After losing the toss and then two wickets in two balls with the score still in single figures, Glamorgan gradually recovered and then accelerated rapidly. When Colin Ingram, their top scorer in the competition heading into the final, was dismissed for a run-a-ball 11 midway through the ninth over, their score stood at 65 for four, and reasons for optimism were as hard to find as sunshine. They limped to the halfway point of their innings without further loss, scoring a sober 71.

The trajectory of the innings changed with Billy Root’s partnership with Sam Northeast, who together added 78 off 50 balls.
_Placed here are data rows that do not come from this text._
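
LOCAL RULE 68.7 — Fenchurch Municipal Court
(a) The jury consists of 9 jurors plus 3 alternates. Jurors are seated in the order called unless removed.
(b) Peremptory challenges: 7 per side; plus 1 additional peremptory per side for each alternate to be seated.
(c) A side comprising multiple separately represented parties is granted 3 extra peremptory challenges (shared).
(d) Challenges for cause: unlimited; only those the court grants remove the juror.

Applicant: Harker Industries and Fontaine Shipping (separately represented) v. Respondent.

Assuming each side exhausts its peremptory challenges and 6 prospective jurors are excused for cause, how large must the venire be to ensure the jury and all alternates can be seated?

Seats to fill: 9 + 3 alternates = 12.
Peremptories — Applicant: 7 + 1×3 + 3 = 13; Respondent: 7 + 1×3 = 10; total 23.
For-cause removals: 6.
Minimum venire: 12 + 23 + 6 = 41.

41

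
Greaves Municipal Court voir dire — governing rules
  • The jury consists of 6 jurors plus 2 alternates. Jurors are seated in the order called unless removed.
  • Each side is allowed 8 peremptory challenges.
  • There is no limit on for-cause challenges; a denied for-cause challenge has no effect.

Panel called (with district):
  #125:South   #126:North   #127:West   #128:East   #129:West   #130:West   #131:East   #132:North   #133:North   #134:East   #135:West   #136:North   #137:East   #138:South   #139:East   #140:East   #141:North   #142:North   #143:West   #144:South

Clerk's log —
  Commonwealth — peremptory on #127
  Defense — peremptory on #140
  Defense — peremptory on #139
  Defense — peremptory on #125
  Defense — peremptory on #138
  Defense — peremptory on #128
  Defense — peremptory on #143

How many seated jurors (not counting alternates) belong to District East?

Removed: #125, #127, #128, #138, #139, #140, #143.
Seated jurors 1–6: #126, #129, #130, #131, #132, #133 (alternates #134, #135 not counted).
Of those, in District East: #131 → 1.

1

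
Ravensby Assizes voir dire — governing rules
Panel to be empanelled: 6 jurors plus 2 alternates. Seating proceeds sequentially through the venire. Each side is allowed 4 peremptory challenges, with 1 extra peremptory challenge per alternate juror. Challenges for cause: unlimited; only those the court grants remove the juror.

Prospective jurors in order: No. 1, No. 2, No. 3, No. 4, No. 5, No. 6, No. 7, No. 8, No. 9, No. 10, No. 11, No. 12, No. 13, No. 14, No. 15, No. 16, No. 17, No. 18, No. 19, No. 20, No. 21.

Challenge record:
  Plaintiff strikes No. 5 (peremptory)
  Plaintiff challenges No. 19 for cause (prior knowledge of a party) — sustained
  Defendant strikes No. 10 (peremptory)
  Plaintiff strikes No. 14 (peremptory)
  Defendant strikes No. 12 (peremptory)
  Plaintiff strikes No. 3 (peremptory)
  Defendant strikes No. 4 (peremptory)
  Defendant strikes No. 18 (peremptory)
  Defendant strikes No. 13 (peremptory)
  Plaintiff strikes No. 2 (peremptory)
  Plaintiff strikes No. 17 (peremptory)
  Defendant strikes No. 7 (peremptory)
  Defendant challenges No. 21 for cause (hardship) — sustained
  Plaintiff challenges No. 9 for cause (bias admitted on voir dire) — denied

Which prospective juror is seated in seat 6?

15

Removed: #2, #3, #4, #5, #7, #10, #12, #13, #14, #17, #18, #19, #21. (#9 stays — for-cause denied.)
Seating in order: seats 1–6 → #1, #6, #8, #9, #11, #15; alternates → #16, #20.
So seat 6 is #15.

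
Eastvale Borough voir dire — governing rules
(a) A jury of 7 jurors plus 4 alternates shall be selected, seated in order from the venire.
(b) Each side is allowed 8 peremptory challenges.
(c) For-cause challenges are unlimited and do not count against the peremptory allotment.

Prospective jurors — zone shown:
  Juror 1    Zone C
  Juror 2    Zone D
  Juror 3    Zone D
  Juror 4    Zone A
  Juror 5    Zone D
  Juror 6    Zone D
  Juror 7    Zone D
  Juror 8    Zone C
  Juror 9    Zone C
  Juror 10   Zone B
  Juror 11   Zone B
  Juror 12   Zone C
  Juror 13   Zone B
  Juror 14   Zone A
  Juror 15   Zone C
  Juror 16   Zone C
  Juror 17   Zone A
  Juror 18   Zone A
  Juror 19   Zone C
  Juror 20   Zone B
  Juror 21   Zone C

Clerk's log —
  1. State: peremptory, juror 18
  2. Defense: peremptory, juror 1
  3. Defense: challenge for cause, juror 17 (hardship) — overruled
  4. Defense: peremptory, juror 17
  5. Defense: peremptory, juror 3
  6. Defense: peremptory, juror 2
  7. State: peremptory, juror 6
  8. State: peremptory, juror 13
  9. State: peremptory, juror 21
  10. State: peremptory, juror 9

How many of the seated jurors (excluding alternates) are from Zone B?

Removed: #1, #2, #3, #6, #9, #13, #17, #18, #21.
Seated jurors 1–7: #4, #5, #7, #8, #10, #11, #12 (alternates #14, #15, #16, #19 not counted).
Of those, in Zone B: #10, #11 → 2.

2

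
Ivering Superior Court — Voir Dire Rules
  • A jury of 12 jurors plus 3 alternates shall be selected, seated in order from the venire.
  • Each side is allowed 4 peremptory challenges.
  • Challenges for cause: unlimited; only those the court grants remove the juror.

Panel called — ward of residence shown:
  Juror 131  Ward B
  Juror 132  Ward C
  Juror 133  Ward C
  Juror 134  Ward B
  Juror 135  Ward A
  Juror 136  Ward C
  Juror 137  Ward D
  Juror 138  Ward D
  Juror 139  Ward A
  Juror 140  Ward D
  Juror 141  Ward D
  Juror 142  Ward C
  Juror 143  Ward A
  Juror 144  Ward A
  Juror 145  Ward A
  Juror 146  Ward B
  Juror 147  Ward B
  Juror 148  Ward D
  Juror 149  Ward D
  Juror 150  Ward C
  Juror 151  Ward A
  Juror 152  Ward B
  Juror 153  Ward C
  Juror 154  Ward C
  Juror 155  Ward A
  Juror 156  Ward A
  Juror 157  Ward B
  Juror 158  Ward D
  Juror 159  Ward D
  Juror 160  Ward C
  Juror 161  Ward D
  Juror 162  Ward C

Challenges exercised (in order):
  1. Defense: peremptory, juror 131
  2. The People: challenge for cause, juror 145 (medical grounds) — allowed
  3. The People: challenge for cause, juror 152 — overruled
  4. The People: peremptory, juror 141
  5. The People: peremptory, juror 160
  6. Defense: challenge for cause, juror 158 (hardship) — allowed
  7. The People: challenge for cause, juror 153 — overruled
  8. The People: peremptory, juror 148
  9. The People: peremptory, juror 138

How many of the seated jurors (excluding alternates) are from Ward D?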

More than a third of those runs came off a single Kasey Aldridge over that went for 29, ending with a beamer that Northeast managed to pull for four while falling, and a subsequent free hit that was heaved down the ground for the over’s third six. Though Root fell soon afterwards, and the potentially destructive Dan Douthwaite followed three balls later in calamitous fashion, run out off a no-ball, Glamorgan’s innings was turbocharged to a daunting total once Timm van der Gugten joined Northeast in the middle. The Dutchman hit five of his nine deliveries to the boundary, once clearing it, to end with 26, while Northeast’s 49-ball 63 earned him the player of the match award.

Somerset may regret their decision not to bowl any spin, despite having two spinners in their side, and more than anything their inaccuracy with the ball: they gave away 15 extras, including nine wides, and received just three in return. Their innings started slowly, unlike their rivals, who never truly caught fire: it took them 15 balls to find a first boundary, and after five overs they were 23 for one, where their opponents had been 42 for two. Despite worsening conditions – a swirling white ball and a grey, misty sky are an unhelpful combination, as Kiran Carlson demonstrated in somehow dropping Ben Green in the 18th over – and rising tension – as Andy Gorvin demonstrated in somehow failing to run Green out moments later – the rain held off, and Glamorgan clung on.